BY VIVIANE HEWITT IN
THE POPE'S NEW encyclical on morality, expected to be published on 25 July, the 25th anniversary of Paul VI's Humanae Vitae, has already drawn criticism from German theologians.
In particular, the theologians have attacked leaked excerpts for their attitude to women in the Church. There was no discrimination against women in Christ's teaching, said Tubingen theologian Norbert Creinacher, and their exclusion from a more active role today was "a scandal if compared with the message of Christianity".
The encyclical is expected to be a reiteration of papal infallibility and a severe condemnation of five social trends abortion, contraception, homosexuality, marriage for priests and women's ordinations.
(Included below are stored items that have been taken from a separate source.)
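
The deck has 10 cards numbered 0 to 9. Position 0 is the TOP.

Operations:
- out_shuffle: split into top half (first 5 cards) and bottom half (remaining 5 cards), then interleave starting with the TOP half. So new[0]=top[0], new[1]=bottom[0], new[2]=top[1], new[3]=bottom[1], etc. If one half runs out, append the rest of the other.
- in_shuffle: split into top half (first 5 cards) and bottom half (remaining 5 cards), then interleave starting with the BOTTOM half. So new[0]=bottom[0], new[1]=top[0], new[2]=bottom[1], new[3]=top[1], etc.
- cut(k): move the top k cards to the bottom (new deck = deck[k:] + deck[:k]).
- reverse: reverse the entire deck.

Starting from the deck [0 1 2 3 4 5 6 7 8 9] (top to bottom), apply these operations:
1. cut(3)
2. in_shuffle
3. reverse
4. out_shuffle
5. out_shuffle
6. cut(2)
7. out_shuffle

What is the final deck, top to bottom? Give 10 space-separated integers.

Answer: 0 5 1 6 2 8 3 7 4 9

Derivation:
After op 1 (cut(3)): [3 4 5 6 7 8 9 0 1 2]
After op 2 (in_shuffle): [8 3 9 4 0 5 1 6 2 7]
After op 3 (reverse): [7 2 6 1 5 0 4 9 3 8]
After op 4 (out_shuffle): [7 0 2 4 6 9 1 3 5 8]
After op 5 (out_shuffle): [7 9 0 1 2 3 4 5 6 8]
After op 6 (cut(2)): [0 1 2 3 4 5 6 8 7 9]
After op 7 (out_shuffle): [0 5 1 6 2 8 3 7 4 9]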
On moral questions, a fundamental difference between this text and Paul VI's Humanae Vitae is said to be
that while the 1968 encyclical condemns all specific forms of contraception, especially the contraceptive pill, John Paul 11 limits himself to a stout reaffirmation of papal infallibility "as far as teaching on social customs is concerned".
The Pope is not likely to list do's and dont's but stressing infallibility, say observers, is a means of "covering" all the issues which he sees as a threat to the integrity of the faith birth control, abortion and changes in the priesthood.
It is feared that the new encyclical could widen the gap between Rome and the more liberal Churches, such as the North American and northern European Churches. And some commentators in Rome are suggesting that it could also sound a definitive death knell for ecumenical dialogue with the Church of England.
The underlying theme of the new text, according to sources, is that embracing Catholicism "is a choice, not an adaptation to the world".